Mme Couture : C'est exact. En détenant ces titres en garde à la Banque du Canada, nous pouvons immédiatement en prendre propriété en vertu d'une convention d'achat et de revente. En achetant ces actifs, nous transférons les fonds et ces actifs sous-jacents constituent le nantissement de la transaction.
M. Gravelle : D'un point de vue économique, il s'agit d'un prêt garanti.
Le sénateur Tannas : Compris. Ce serait donc une partie de la justification pour ce qui est de devenir gardien. Vous voulez que quelqu'un les donne en garantie et vous les conservez.

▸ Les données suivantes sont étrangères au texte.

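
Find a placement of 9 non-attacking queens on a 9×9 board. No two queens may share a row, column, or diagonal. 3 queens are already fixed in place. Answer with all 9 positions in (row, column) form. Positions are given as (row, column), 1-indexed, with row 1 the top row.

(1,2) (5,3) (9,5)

(1,2) (2,4) (3,9) (4,7) (5,3) (6,1) (7,6) (8,8) (9,5)

Row 2: attacked by (1,2)→{1,2,3}; (5,3)→{3,6}; (9,5)→{5}. Safe: 4, 7, 8, 9. Place at column 4.
Row 3: attacked by (1,2)→{2,4}; (2,4)→{3,4,5}; (5,3)→{1,3,5}; (9,5)→{5}. Safe: 6, 7, 8, 9. Place at column 9.
Row 4: attacked by (1,2)→{2,5}; (2,4)→{2,4,6}; (3,9)→{8,9}; (5,3)→{2,3,4}; (9,5)→{5}. Safe: 1, 7. Place at column 7.
Row 6: attacked by (1,2)→{2,7}; (2,4)→{4,8}; (3,9)→{6,9}; (4,7)→{5,7,9}; (5,3)→{2,3,4}; (9,5)→{2,5,8}. Safe: 1. Place at column 1.
Row 7: attacked by (1,2)→{2,8}; (2,4)→{4,9}; (3,9)→{5,9}; (4,7)→{4,7}; (5,3)→{1,3,5}; (6,1)→{1,2}; (9,5)→{3,5,7}. Safe: 6. Place at column 6.
Row 8: attacked by (1,2)→{2,9}; (2,4)→{4}; (3,9)→{4,9}; (4,7)→{3,7}; (5,3)→{3,6}; (6,1)→{1,3}; (7,6)→{5,6,7}; (9,5)→{4,5,6}. Safe: 8. Place at column 8.
Columns [2, 4, 9, 7, 3, 1, 6, 8, 5], r−c [-1, -2, -6, -3, 2, 5, 1, 0, 4], r+c [3, 6, 12, 11, 8, 7, 13, 16, 14] are all distinct, so no two queens attack.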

Ms. Couture : C'est exact.
Le sénateur Tannas : Nous avons également entendu hier que vous alliez fournir un service où vous récupéreriez l'excédent de trésorerie qui serait intégré dans vos activités au jour le jour, dans la mesure où vous en avez. Qu'en est-il? Je pense qu'on nous a dit cela hier, monsieur le président. Ça ne me revient pas. Est-ce que la bonne gestion des excès de trésorerie de certains de vos clients ferait aussi partie du service?
Mme Couture : Les services de garde de titres s'accompagnent toujours d'un compte de dépôt à vue et le client peut choisir le niveau de liquidité qu'il veut y maintenir. Par exemple, comme je l'ai mentionné plus tôt, quand des paiements d'intérêts arrivent, nous les déposons sur le compte du client, mais il lui appartient de déterminer le montant en espèces qu'il veut laisser à la Banque du Canada.
Le sénateur Tannas : Et il est payé pour cela, n'est-ce pas?
Mme Couture : Nous rémunérons le solde en intérêt.
Le vice-président : Je remercie beaucoup les représentants de la Banque du Canada. Nous vous sommes reconnaissants de nous avoir aidés à comprendre la section 7. Merci de l'excellent travail que vous faites au service du Canada.
Nous sommes prêts à passer à huis clos pour parler du rapport.